Comparative Mining of B2C Web Sites by Discovering Web Database Schemas

Document Type

Conference Paper

Publication Date

2016

Publication Title

Proceedings of the 20th International Database Engineering & Applications Symposium

First Page

183

Last Page

192

DOI

10.1145/2938503.2938522

Abstract

Discovering potentially useful and previously unknown information or knowledge from heterogeneous web contents such as "list all laptop prices from Walmart and Staples between 2013 and 2015 including make, type, screen size, CPU power, year of make", would require the difficult task of finding the schema of web documents from different web pages, performing web content data integration, building their virtual or physical data warehouse integration before web content extraction and mining from the database. Wrappers that extract target information from web pages can be manual, semi-supervised or automatic systems. Automatic systems such as the WebOMiner system, use some data extraction techniques based on parsing the web page html source code into a document object model (DOM) tree, then traverse the DOM for pattern discovery. Some limitations of these existing systems include using complicated matching techniques such as tree matching, Finite state automata, not yielding accurate results for complex queries such as historical and derived.

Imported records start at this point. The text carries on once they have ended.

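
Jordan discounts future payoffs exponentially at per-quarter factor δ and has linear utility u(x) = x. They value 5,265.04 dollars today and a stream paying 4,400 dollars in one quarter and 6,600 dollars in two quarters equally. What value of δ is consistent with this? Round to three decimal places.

δ ≈ 0.620

Equating present values: 5265.04 = 4400δ + 6600δ².
Rearranged: 6600δ² + 4400δ − 5265.04 = 0.
By the quadratic formula (taking the positive root), δ = (−4400 + √158357056.00) / 13200 ≈ 0.620.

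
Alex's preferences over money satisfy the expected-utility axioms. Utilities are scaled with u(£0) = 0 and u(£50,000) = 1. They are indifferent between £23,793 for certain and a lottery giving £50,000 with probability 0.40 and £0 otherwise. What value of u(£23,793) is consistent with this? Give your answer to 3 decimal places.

0.400

By the standard-gamble method, u(£23,793) is just the indifference probability on the best outcome: 0.40.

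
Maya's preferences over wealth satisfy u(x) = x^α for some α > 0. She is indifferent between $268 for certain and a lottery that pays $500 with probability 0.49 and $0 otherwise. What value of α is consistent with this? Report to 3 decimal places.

α ≈ 1.144

The lottery's expected utility is 0.49·u(500) + 0.51·u(0) = 0.49·500^α (since u(0) = 0 for α > 0).
Equating: 268^α = 0.49·500^α, i.e. 0.5360^α = 0.49.
Taking logs: α·ln(268/500) = ln(0.49), so α = -0.713350 / -0.623621 ≈ 1.144.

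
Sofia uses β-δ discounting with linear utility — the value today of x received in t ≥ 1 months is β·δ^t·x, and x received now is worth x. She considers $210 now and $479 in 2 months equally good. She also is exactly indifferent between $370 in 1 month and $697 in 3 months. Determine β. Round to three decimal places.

From the later pair, β·δ^1·370 = β·δ^3·697; dividing through, δ^2 = 370/697 = 0.53085, so δ = 0.72859.
Now use the now-vs-future pair: 210 = β·δ^2·479 gives β = 210/(0.53085·479) ≈ 0.826.

β ≈ 0.826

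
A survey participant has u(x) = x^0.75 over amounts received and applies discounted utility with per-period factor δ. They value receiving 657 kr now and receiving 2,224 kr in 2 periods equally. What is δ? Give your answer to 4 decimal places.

Indifference means u(657) = δ^2 · u(2224), so δ^2 = u(657)/u(2224).
With u(x) = x^0.75: δ^2 = 657^0.75/2224^0.75 = (657/2224)^0.75 = 0.40070.
Taking the square root: δ = 0.40070^(1/2) ≈ 0.6330.

δ ≈ 0.6330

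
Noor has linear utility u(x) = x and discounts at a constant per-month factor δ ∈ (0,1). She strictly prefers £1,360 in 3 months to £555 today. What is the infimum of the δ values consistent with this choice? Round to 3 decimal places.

δ > 0.742

Comparing present values: 555 < δ^3·1360.
Hence δ^3 > 555/1360 = 0.40809, and x ↦ x^(1/3) is increasing on (0,∞).
δ > (555/1360)^(1/3) ≈ 0.742.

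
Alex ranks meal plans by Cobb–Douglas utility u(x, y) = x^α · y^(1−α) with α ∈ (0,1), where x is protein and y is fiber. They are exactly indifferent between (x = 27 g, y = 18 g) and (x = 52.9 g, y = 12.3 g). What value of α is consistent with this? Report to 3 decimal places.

α ≈ 0.361

Set the two utilities equal: 27^α·18^(1−α) = 52.9^α·12.3^(1−α).
(27/52.9)^α = (12.3/18)^(1−α); take logs: α·ln(27/52.9) = (1−α)·ln(12.3/18), i.e. α·-0.672566 = (1−α)·-0.380772.
So α/(1−α) = (-0.380772)/(-0.672566) = 0.566148, and α = 0.566148/1.566148 ≈ 0.361.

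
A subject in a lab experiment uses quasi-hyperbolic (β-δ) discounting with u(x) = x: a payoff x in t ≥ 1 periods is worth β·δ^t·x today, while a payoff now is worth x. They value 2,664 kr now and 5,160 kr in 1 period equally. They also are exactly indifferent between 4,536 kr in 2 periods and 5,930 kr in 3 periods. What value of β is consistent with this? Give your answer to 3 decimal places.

The second indifference involves only future payoffs, so β cancels: β·δ^2·4536 = β·δ^3·5930, giving δ = 4536/5930 = 0.76492.
Now use the now-vs-future pair: 2664 = β·δ·5160 gives β = 2664/(0.76492·5160) ≈ 0.675.

β ≈ 0.675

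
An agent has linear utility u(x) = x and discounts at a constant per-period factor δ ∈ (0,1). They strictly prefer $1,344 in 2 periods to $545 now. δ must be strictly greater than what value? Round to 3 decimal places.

The preference means 545 < δ^2·1344.
So δ^2 > 545/1344 = 0.40551; taking the square root of both positive sides preserves the inequality.
δ > 0.40551^(1/2) = 0.637.

δ > 0.637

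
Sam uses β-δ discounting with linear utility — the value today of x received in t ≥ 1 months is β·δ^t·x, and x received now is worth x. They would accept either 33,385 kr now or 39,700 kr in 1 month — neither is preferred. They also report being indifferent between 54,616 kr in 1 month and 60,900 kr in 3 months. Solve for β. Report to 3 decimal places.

β ≈ 0.888

From the later pair, β·δ^1·54616 = β·δ^3·60900; dividing through, δ^2 = 54616/60900 = 0.89681, so δ = 0.94700.
Substituting δ into 33385 = β·δ·39700: β = 33385/(37596.014) ≈ 0.888.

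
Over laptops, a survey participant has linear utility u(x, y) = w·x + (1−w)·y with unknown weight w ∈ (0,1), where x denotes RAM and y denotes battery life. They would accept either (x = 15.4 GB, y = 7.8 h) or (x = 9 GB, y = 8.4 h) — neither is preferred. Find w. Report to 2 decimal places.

w = 0.09

Indifference: w·15.4 + (1−w)·7.8 = w·9 + (1−w)·8.4.
Collecting terms: w·6.4 = (1−w)·0.6.
So w/(1−w) = 0.6/6.4 = 0.0938, giving w = 0.6/(6.4+0.6) = 0.09.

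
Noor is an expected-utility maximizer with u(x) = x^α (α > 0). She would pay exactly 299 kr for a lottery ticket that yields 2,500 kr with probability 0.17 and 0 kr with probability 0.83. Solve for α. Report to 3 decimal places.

Since u(0) = 0, the lottery's EU is 0.17·2500^α.
Indifference: 299^α = 0.17·2500^α, so (299/2500)^α = 0.17.
Taking logs: α·ln(299/2500) = ln(0.17), so α = -1.771957 / -2.123602 ≈ 0.834.

α ≈ 0.834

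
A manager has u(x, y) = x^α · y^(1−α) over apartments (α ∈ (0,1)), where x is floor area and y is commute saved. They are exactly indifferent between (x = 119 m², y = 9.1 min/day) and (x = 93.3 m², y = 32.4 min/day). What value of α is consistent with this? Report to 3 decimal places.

Indifference: 119^α · 9.1^(1−α) = 93.3^α · 32.4^(1−α).
Rearrange to (119/93.3)^α = (32.4/9.1)^(1−α) and take logs: α·0.243303 = (1−α)·1.269884.
With A = 0.243303 and B = 1.269884: α·A = (1−α)·B, so α = B/(A+B) = 1.269884/1.513187 ≈ 0.839.

α ≈ 0.839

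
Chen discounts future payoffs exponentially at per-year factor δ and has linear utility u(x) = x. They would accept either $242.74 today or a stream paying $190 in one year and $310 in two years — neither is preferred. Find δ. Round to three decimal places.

δ ≈ 0.630

Present value of the stream is 190·δ + 310·δ². Indifference gives 190δ + 310δ² = 242.74.
Rearranged: 310δ² + 190δ − 242.74 = 0.
The positive root is δ = [−190 + √(190² + 4·310·242.74)] / (2·310) = (−190 + 580.601)/620 ≈ 0.630.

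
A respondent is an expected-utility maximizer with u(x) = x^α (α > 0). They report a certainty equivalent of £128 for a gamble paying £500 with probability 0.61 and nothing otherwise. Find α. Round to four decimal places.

α ≈ 0.3628

EU(lottery) = 0.61·500^α + 0.39·0 = 0.61·500^α.
Indifference: 128^α = 0.61·500^α, so (128/500)^α = 0.61.
Taking logs: α·ln(128/500) = ln(0.61), so α = -0.4942963 / -1.3625778 ≈ 0.3628.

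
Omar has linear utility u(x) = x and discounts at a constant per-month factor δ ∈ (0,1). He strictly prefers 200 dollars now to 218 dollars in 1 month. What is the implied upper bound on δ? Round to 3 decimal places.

δ < 0.917

The preference means 200 > δ·218.
Dividing through by 218 gives δ < 0.91743.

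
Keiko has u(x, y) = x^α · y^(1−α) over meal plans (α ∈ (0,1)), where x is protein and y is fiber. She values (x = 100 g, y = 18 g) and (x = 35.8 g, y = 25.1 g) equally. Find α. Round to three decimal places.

Set the two utilities equal: 100^α·18^(1−α) = 35.8^α·25.1^(1−α).
Taking logs: α·ln 100 + (1−α)·ln 18 = α·ln 35.8 + (1−α)·ln 25.1, i.e. α·1.027222 = (1−α)·0.332496.
So α/(1−α) = (0.332496)/(1.027222) = 0.323685, and α = 0.323685/1.323685 ≈ 0.245.

α ≈ 0.245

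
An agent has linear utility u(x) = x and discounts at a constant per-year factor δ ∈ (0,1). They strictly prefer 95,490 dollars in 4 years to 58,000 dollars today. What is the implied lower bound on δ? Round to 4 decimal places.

The preference means 58000 < δ^4·95490.
So δ^4 > 58000/95490 = 0.60739; taking the 4th root of both positive sides preserves the inequality.
δ > (58000/95490)^(1/4) ≈ 0.8828.

δ > 0.8828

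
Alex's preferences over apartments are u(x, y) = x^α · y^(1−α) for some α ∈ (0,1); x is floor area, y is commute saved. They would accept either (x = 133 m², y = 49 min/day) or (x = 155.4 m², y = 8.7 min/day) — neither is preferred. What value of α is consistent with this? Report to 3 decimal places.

Set the two utilities equal: 133^α·49^(1−α) = 155.4^α·8.7^(1−α).
Rearrange to (133/155.4)^α = (8.7/49)^(1−α) and take logs: α·-0.155653 = (1−α)·-1.728497.
So α/(1−α) = (-1.728497)/(-0.155653) = 11.104810, and α = 11.104810/12.104810 ≈ 0.917.

α ≈ 0.917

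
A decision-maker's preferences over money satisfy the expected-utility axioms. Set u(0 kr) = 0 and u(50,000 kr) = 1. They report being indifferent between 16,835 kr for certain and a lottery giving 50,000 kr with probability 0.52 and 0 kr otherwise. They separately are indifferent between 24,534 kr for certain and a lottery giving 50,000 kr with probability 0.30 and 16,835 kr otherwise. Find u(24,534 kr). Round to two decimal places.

0.66

From the first indifference, u(16,835 kr) = 0.52·u(50,000 kr) + 0.48·u(0 kr) = 0.52·1 + 0.48·0 = 0.52.
The second indifference gives u(24,534 kr) = 0.30·u(50,000 kr) + 0.70·u(16,835 kr) = 0.30·1.00 + 0.70·0.52 = 0.6640.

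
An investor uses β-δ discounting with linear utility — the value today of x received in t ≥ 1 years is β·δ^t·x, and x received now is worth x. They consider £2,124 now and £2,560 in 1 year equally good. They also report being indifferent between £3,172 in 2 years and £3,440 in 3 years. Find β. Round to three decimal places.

β ≈ 0.900

From the later pair, β·δ^2·3172 = β·δ^3·3440; dividing through, δ = 3172/3440 = 0.92209.
The first indifference: 2124 = β·δ·2560, so β = 2124/(δ·2560) = 2124/(0.92209·2560) ≈ 0.900.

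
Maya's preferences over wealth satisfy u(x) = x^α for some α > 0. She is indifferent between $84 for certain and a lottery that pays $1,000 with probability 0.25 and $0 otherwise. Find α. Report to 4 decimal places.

α ≈ 0.5597

Since u(0) = 0, the lottery's EU is 0.25·1000^α.
Equating: 84^α = 0.25·1000^α, i.e. 0.0840^α = 0.25.
Take logs: α = ln 0.25 / ln(84/1000) ≈ 0.559681.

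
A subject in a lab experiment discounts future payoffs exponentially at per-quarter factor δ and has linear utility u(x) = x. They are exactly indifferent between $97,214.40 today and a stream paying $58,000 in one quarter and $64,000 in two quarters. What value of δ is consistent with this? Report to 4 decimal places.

δ ≈ 0.8600

The stream is worth 58000δ + 64000δ² today, so 58000δ + 64000δ² = 97214.40.
So 64000δ² + 58000δ − 97214.40 = 0.
δ = (−58000 + √(58000² + 4·64000·97214.40)) / (2·64000) = (−58000 + √28250886400.00) / 128000 ≈ 0.8600.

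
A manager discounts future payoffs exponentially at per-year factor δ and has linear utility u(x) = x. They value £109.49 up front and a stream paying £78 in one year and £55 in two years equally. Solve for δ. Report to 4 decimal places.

The stream is worth 78δ + 55δ² today, so 78δ + 55δ² = 109.49.
So 55δ² + 78δ − 109.49 = 0.
The positive root is δ = [−78 + √(78² + 4·55·109.49)] / (2·55) = (−78 + 173.700)/110 ≈ 0.8700.

δ ≈ 0.8700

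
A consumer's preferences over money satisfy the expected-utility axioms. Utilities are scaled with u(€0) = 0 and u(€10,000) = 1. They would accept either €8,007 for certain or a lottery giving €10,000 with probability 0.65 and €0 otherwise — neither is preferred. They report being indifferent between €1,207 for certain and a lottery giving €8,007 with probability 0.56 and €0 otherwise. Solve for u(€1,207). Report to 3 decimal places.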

This paper proposes building the WebOMiner S which uses web structure and content mining approaches on the DOM-tree html code to simplify and make more easily extendable, the web data extraction process of theWebOMiner system. TheWebOMiner system is based on non-deterministic finite state automata (NFA) to recognize and extract web different types (e.g., text, image, links, and lists). The proposed WebOMiner S replaces the use of NFA of the WebOMiner with a frequent structure finder algorithm which uses regular expression matching in Java xpath parser and methods (such as compile(),evaluate()) to dynamically discover the most frequent structure (which is the most frequently repeated blocks in the html code represented as tags < divclass = " " >) in the Dom tree. This approach eliminates the need for any supervised training or updating the wrapper for each new B2C web page making the approach simpler, more easily extendable and automated.